Actionable Steps for the Quantum-Ready
Preparing for the quantum revolution requires a proactive, multi-faceted approach that prioritizes learning, experimentation, and strategic positioning. The insights from this conversation with Laia Marin translate into concrete actions for both corporate leaders and investors.
- Monthly CTO Updates on Quantum Progress: For CEOs, establish a cadence of regular, at least monthly, updates from the CTO specifically on quantum computing developments. This ensures quantum remains a strategic priority and allows for timely decision-making. Immediate action.
- Talent Acquisition and Development: Recognize the emerging "talent war" for quantum expertise. Begin identifying and recruiting individuals with quantum computing skills, or invest in upskilling existing technical staff. This is a longer-term investment with payoffs in 18-36 months as quantum systems mature. Immediate action, ongoing investment.
- Algorithm and Software Experimentation: Prioritize hands-on exploration of quantum algorithms and software, leveraging cloud-based quantum computing platforms. This requires dedicating resources and time, with the understanding that the immediate output may not be directly revenue-generating but builds essential future capability. Immediate action, pays off in 12-24 months.

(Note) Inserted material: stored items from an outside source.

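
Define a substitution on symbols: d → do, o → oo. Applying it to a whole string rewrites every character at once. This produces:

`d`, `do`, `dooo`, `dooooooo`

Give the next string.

Expanding dooooooo: d→do, o→oo, o→oo, o→oo, o→oo, o→oo, o→oo, o→oo. Concatenated: do oo oo oo oo oo oo oo.

dooooooooooooooo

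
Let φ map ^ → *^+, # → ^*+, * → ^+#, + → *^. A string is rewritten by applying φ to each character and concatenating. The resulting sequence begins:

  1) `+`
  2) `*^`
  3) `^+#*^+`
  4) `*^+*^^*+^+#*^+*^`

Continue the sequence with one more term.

Applying the rule to each of the 16 symbols of *^+*^^*+^+#*^+*^ gives the pieces ^+# *^+ *^ ^+# *^+ *^+ ^+# *^ *^+ *^ ^*+ ^+# *^+ *^ ^+# *^+, which concatenate to the answer.

^+#*^+*^^+#*^+*^+^+#*^*^+*^^*+^+#*^+*^^+#*^+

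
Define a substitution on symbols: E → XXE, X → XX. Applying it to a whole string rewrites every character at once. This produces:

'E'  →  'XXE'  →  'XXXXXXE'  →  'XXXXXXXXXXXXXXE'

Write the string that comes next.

XXXXXXXXXXXXXXXXXXXXXXXXXXXXXXE

Replace each of the 15 characters of XXXXXXXXXXXXXXE in place — XX XX XX XX XX XX XX XX XX XX XX XX XX XX XXE — and concatenate.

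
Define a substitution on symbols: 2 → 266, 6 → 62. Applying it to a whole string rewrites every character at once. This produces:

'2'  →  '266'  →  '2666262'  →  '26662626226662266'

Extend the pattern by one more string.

26662626226662266622662666262622662666262

φ(26662626226662266) expands symbol-by-symbol to 266 62 62 62 266 62 266 62 266 266 62 62 62 266 266 62 62; joining the 17 pieces gives the next term.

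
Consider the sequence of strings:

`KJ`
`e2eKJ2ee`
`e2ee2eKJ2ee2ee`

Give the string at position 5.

Each term wraps the previous one in e2e on the left and 2ee on the right.
From e2ee2eKJ2ee2ee, 2 further steps: e2ee2eKJ2ee2ee → e2ee2ee2eKJ2ee2ee2ee → (answer).

e2ee2ee2ee2eKJ2ee2ee2ee2ee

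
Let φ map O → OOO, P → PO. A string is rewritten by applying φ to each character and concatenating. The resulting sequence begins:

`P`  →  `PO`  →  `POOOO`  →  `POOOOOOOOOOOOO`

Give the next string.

Applying the rule to each of the 14 symbols of POOOOOOOOOOOOO gives the pieces PO OOO OOO OOO OOO OOO OOO OOO OOO OOO OOO OOO OOO OOO, which concatenate to the answer.

POOOOOOOOOOOOOOOOOOOOOOOOOOOOOOOOOOOOOOOO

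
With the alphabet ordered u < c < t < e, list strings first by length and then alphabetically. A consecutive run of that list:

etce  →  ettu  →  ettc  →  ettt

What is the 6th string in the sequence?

Advancing 2 positions from ettt through ettt → ette reaches term 6.

eteu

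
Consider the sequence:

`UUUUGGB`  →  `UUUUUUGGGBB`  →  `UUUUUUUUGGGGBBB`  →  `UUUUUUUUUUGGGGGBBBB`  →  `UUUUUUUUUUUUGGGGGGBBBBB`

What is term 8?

Term n consists of 2n+2 U's, followed by n+1 G's, followed by n B's (n = 1, 2, …).
For term 8, n = 8, so the run lengths are 18, 9, 8.

UUUUUUUUUUUUUUUUUUGGGGGGGGGBBBBBBBB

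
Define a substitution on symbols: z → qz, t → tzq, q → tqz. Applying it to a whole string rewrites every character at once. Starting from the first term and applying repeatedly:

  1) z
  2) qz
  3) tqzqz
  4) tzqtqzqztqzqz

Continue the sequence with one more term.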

- Modality Scalability Assessment: As a CTO, continuously assess the scalability of different qubit modalities. This informs long-term hardware strategy and potential partnerships, even if immediate adoption isn't feasible. Ongoing analysis, informs future investment.
- Diversified Investment Strategy: For investors, avoid betting on a single quantum hardware company. Instead, consider a diversified approach across the value chain, including suppliers and ecosystem enablers, to hedge against technological risk. This strategy offers a more stable, albeit potentially less explosive, return over 3-5 years. Immediate action.
- Focus on Hybrid System Integration: Begin planning for the integration of quantum capabilities alongside existing classical infrastructure. This involves understanding the software layers and data flow required for a hybrid quantum-classical computing environment. Planning begins now, implementation over 2-5 years.
- Identify Use Cases in High-Impact Sectors: For financial services and pharmaceutical companies, actively research and identify specific use cases--such as portfolio optimization, molecular modeling, or drug discovery--where quantum advantage could yield significant breakthroughs. This requires dedicated research teams and a willingness to explore problems currently intractable for classical computers. Immediate research, potential payoff in 12-24 months for early proofs-of-concept.